A maior parte das denúncias (74,4%) se referia a práticas que supostamente ocorreram em ambientes privados, mais especificamente em uma residência, sejam estas da vítima, do indiciado ou de familiares destas crianças e adolescentes. Não foram encontrados processos que se enquadram na definição de exploração sexual. As declarações geralmente apontam mais de um comportamento, mas todos se relacionam ao que se define como abuso sexual. Entre estes, destacam-se atitudes tais como: sexo vaginal (27,9%); carícias em zonas erógenas (20,9%), que usualmente evoluem para tentativas ou práticas sexuais; sexo anal (14%) e; sexo oral na vítima (14%).

Com relação à frequência, em somente um processo, não havia dados suficientes a este respeito. De qualquer forma, observou-se equilíbrio nas denúncias, com discreta sobreposição de eventos isolados (51,2%) em relação aos praticados em mais de uma ocasião ou de modo permanente (46,5%). Quanto à dinâmica, a análise das declarações permitiu verificar que, na maior parte dos processos (46,5%), não houve o uso de força, ou seja, são situações nas quais o indiciado, de algum modo, convenceu a vítima a realizar o ato de natureza sexual, destacando-se a associação destas práticas com o uso de álcool ou outra substância em um quarto (25,6%) destas situações.

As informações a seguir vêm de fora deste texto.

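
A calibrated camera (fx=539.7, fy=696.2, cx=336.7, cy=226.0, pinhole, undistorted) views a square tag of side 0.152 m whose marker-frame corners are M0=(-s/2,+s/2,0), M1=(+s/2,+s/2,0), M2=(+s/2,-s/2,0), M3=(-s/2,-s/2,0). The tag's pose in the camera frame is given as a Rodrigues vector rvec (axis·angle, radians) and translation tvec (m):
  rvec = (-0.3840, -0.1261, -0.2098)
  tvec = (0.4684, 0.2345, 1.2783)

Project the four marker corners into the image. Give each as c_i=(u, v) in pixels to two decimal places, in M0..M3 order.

c0=(516.12, 404.11) c1=(575.66, 385.68) c2=(551.70, 306.34) c3=(494.21, 322.49)

Intrinsics K: fx=539.7, fy=696.2, cx=336.7, cy=226.0
Marker side s = 0.152 m; corners in marker frame (Z=0):
  M0 = (-0.0760, +0.0760, 0)
  M1 = (+0.0760, +0.0760, 0)
  M2 = (+0.0760, -0.0760, 0)
  M3 = (-0.0760, -0.0760, 0)
rvec = (-0.3840, -0.1261, -0.2098), |rvec| = θ = 0.45538 rad = 26.091°
Rodrigues: sinθ=0.43981, 1−cosθ=0.10191; R = I + sinθ·[k]× + (1−cosθ)·[k]×²:
    [+0.97056 +0.22642 -0.08220]
    [-0.17883 +0.90591 +0.38387]
    [+0.16138 -0.35786 +0.91972]
t = (0.4684, 0.2345, 1.2783) m
M0: Pc = R·M0+t = (+0.41185, +0.31694, +1.23884); u = 539.7·(+0.41185)/1.23884 + 336.7 = 516.1207, v = 696.2·(+0.31694)/1.23884 + 226.0 = 404.1134
M1: Pc = R·M1+t = (+0.55937, +0.28976, +1.26337); u = 539.7·(+0.55937)/1.26337 + 336.7 = 575.6583, v = 696.2·(+0.28976)/1.26337 + 226.0 = 385.6761
M2: Pc = R·M2+t = (+0.52495, +0.15206, +1.31776); u = 539.7·(+0.52495)/1.31776 + 336.7 = 551.6992, v = 696.2·(+0.15206)/1.31776 + 226.0 = 306.3364
M3: Pc = R·M3+t = (+0.37743, +0.17924, +1.29323); u = 539.7·(+0.37743)/1.29323 + 336.7 = 494.2114, v = 696.2·(+0.17924)/1.29323 + 226.0 = 322.4933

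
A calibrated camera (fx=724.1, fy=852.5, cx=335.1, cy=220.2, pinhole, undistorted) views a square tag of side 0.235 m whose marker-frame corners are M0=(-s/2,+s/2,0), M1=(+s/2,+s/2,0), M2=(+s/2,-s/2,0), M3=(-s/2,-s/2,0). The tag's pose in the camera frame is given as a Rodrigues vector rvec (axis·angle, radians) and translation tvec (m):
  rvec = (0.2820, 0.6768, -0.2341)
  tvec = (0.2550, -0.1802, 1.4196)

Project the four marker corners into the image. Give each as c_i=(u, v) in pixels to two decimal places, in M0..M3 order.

Intrinsics K: fx=724.1, fy=852.5, cx=335.1, cy=220.2
Marker side s = 0.235 m; corners in marker frame (Z=0):
  M0 = (-0.1175, +0.1175, 0)
  M1 = (+0.1175, +0.1175, 0)
  M2 = (+0.1175, -0.1175, 0)
  M3 = (-0.1175, -0.1175, 0)
rvec = (0.2820, 0.6768, -0.2341), |rvec| = θ = 0.76967 rad = 44.099°
Rodrigues: sinθ=0.69590, 1−cosθ=0.28186; R = I + sinθ·[k]× + (1−cosθ)·[k]×²:
    [+0.75598 +0.30247 +0.58052]
    [-0.12085 +0.93609 -0.33036]
    [-0.64334 +0.17959 +0.74422]
t = (0.2550, -0.1802, 1.4196) m
M0: Pc = R·M0+t = (+0.20171, -0.05601, +1.51629); u = 724.1·(+0.20171)/1.51629 + 335.1 = 431.4271, v = 852.5·(-0.05601)/1.51629 + 220.2 = 188.7099
M1: Pc = R·M1+t = (+0.37937, -0.08441, +1.36511); u = 724.1·(+0.37937)/1.36511 + 335.1 = 536.3298, v = 852.5·(-0.08441)/1.36511 + 220.2 = 167.4867
M2: Pc = R·M2+t = (+0.30829, -0.30439, +1.32291); u = 724.1·(+0.30829)/1.32291 + 335.1 = 503.8428, v = 852.5·(-0.30439)/1.32291 + 220.2 = 24.0464
M3: Pc = R·M3+t = (+0.13063, -0.27599, +1.47409); u = 724.1·(+0.13063)/1.47409 + 335.1 = 399.2687, v = 852.5·(-0.27599)/1.47409 + 220.2 = 60.5887

c0=(431.43, 188.71) c1=(536.33, 167.49) c2=(503.84, 24.05) c3=(399.27, 60.59)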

No entanto, em um pouco mais de um terço (34,9%) dos processos, a VSIJ esteve associada à ação coercitiva. Dentre estas, na maioria dos casos (73,3%), os indiciados se utilizaram de força física para coagir a vítima a praticar algum tipo de relação sexual, sendo que, em mais de um quarto (26,7%) destas denúncias, a coerção ocorreu após a resistência da vítima às tentativas de sedução. Dentre estes, a intimidação e a ameaça à vítima e/ou algum familiar foi utilizada por 20% dos indiciados, e, em um pouco mais de um quarto (25,6%) dos processos, com ou sem ação coercitiva, o acusado tentou convencer a vítima a não comentar sobre a ocorrência, afirmando que ela seria desacreditada ou lhe incutindo algum sentimento de culpa relativa às consequências que a revelação poderia lhe acarretar.

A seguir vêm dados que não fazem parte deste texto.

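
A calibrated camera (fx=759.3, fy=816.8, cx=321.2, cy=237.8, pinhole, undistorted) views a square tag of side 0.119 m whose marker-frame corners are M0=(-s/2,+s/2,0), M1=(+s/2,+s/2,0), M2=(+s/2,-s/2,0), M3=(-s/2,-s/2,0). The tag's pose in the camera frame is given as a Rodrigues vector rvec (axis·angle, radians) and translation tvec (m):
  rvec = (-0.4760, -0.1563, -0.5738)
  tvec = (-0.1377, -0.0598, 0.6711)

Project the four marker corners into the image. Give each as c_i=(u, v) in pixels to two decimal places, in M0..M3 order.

Intrinsics K: fx=759.3, fy=816.8, cx=321.2, cy=237.8
Marker side s = 0.119 m; corners in marker frame (Z=0):
  M0 = (-0.0595, +0.0595, 0)
  M1 = (+0.0595, +0.0595, 0)
  M2 = (+0.0595, -0.0595, 0)
  M3 = (-0.0595, -0.0595, 0)
rvec = (-0.4760, -0.1563, -0.5738), |rvec| = θ = 0.76174 rad = 43.645°
Rodrigues: sinθ=0.69018, 1−cosθ=0.27637; R = I + sinθ·[k]× + (1−cosθ)·[k]×²:
    [+0.83155 +0.55533 -0.01153]
    [-0.48446 +0.73527 +0.47400]
    [+0.27170 -0.38857 +0.88045]
t = (-0.1377, -0.0598, 0.6711) m
M0: Pc = R·M0+t = (-0.15413, +0.01277, +0.63181); u = 759.3·(-0.15413)/0.63181 + 321.2 = 135.9640, v = 816.8·(+0.01277)/0.63181 + 237.8 = 254.3140
M1: Pc = R·M1+t = (-0.05518, -0.04488, +0.66415); u = 759.3·(-0.05518)/0.66415 + 321.2 = 258.1136, v = 816.8·(-0.04488)/0.66415 + 237.8 = 182.6082
M2: Pc = R·M2+t = (-0.12127, -0.13237, +0.71039); u = 759.3·(-0.12127)/0.71039 + 321.2 = 191.5852, v = 816.8·(-0.13237)/0.71039 + 237.8 = 85.5968
M3: Pc = R·M3+t = (-0.22022, -0.07472, +0.67805); u = 759.3·(-0.22022)/0.67805 + 321.2 = 74.5932, v = 816.8·(-0.07472)/0.67805 + 237.8 = 147.7867

c0=(135.96, 254.31) c1=(258.11, 182.61) c2=(191.59, 85.60) c3=(74.59, 147.79)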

Não há, em todos os processos, o conteúdo das declarações ou das denúncias, assim como informações acerca dos sentimentos da criança e/ou adolescente. Todavia, naqueles em que a vítima pronunciou alguma sensação ou emoção em relação à denúncia (44,2%), destacam-se expressões como: medo, tensão, preocupação e tristeza. A exceção foi um único processo, no qual a vítima se declarou apaixonada pelo indiciado, neste, havia contraste entre a declaração da adolescente e de seu responsável.

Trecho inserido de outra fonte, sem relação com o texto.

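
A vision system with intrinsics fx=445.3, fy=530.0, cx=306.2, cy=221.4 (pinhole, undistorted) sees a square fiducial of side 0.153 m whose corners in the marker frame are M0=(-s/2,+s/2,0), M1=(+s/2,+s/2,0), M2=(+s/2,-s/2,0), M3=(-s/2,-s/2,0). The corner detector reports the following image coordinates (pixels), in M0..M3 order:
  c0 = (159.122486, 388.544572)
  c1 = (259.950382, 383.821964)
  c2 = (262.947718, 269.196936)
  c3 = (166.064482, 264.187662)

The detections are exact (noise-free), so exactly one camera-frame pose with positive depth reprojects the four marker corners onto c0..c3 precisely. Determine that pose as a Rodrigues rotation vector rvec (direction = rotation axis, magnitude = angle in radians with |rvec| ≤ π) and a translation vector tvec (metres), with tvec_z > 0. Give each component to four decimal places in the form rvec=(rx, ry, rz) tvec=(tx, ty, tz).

Intrinsics K: fx=445.3, fy=530.0, cx=306.2, cy=221.4
Marker side s = 0.153 m; corners in marker frame (Z=0):
  M0 = (-0.0765, +0.0765, 0)
  M1 = (+0.0765, +0.0765, 0)
  M2 = (+0.0765, -0.0765, 0)
  M3 = (-0.0765, -0.0765, 0)
Detected image corners:
  c0 = (159.122486, 388.544572) px
  c1 = (259.950382, 383.821964) px
  c2 = (262.947718, 269.196936) px
  c3 = (166.064482, 264.187662) px
Planar DLT: solve 8×8 A·h = b for H (H[2,2]=1):
  H  [+758.80606 -81.57578 +214.07963]
  H  [+175.36622 +703.29440 +325.37106]
  H  [+0.53260 -0.23403 +1.00000]
B = K⁻¹H; ‖b₁‖=1.443999, ‖b₂‖=1.443999; λ = 2/(‖b₁‖+‖b₂‖) = 0.692521, sign → tz>0 ⇒ λ=+0.692521
r₁ = λ·B[:,0] = (+0.92646,+0.07507,+0.36884); r₂ = λ·B[:,1] = (-0.01542,+0.98666,-0.16207)
r₃ = r₁×r₂ = (-0.37608,+0.14446,+0.91526); SVD([r₁ r₂ r₃]) → R = UVᵀ:
  R  [+0.92646 -0.01542 -0.37608]
  R  [+0.07507 +0.98666 +0.14446]
  R  [+0.36884 -0.16207 +0.91526]
t = (-0.14326, +0.13585, +0.69252) m
tr R = 2.828373; θ = arccos((tr R − 1)/2) = 0.417300 rad = 23.910°
axis k = ((R−Rᵀ)₃₂, (R−Rᵀ)₁₃, (R−Rᵀ)₂₁) / (2 sinθ) = (-0.378166, -0.918983, +0.111630)
rvec = θ·k = (-0.157809, -0.383492, +0.046583)

rvec=(-0.1578, -0.3835, 0.0466) tvec=(-0.1433, 0.1359, 0.6925)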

A maior parte das situações denunciadas teria ocorrido sem a presença de terceiros, pois não houve flagrante da ação delitiva em 76,7% dos processos e, ao deporem, em apenas dois casos (4,7%), os indiciados confirmaram a acusação feita contra eles. As declarações foram realizadas principalmente pelas vítimas (55,8%), seguidas pela figura da genitora (23,3%), mas independentemente de quem declarou, verifica-se que a mãe foi quem as acompanhou na delegacia na maioria das vezes (62,8%). Com relação ao tempo entre a referida ocorrência até a busca pelas autoridades, na maioria (72,1%) dos casos, as declarações foram feitas em até um mês após a situação que gerou a denúncia, e, em somente três processos (7%), as declarações foram realizadas um ano após a referida violência.

Características relacionadas às vítimas e aos indiciados

Em apenas dois processos (4,7%), não foi possível identificar as características das vítimas, pois eram denúncias anônimas relativas a situações em que os indiciados costumavam de algum modo convencer as vítimas a frequentarem suas casas. Trata-se, portanto, de processos nos quais a denúncia foi feita no sentido de se investigar os indiciados, porém, sem referência específica a alguma criança ou adolescente, ou ao número de indivíduos que poderiam figurar como vítimas.

A análise dos dados das 49 vítimas permitiu verificar que a maior parte (87,8%) das acusações se constituiu em denúncias de abuso sexual praticada em crianças e adolescentes do sexo feminino. Independentemente do gênero, a idade média das vítimas foi de 7,6 anos, variando entre cinco meses e dezesseis anos de idade, com equilíbrio entre crianças (53,1%) e adolescentes (46,9%). A maioria das vítimas é branca (55,1%), seguida de pardas (30,6%) e negras (6,1%). Nos demais processos, não havia informações disponíveis com relação à etnia, e, em três vítimas (6,1%), foi identificada a existência de algum transtorno mental ou deficiência intelectual, conforme os documentos indicaram.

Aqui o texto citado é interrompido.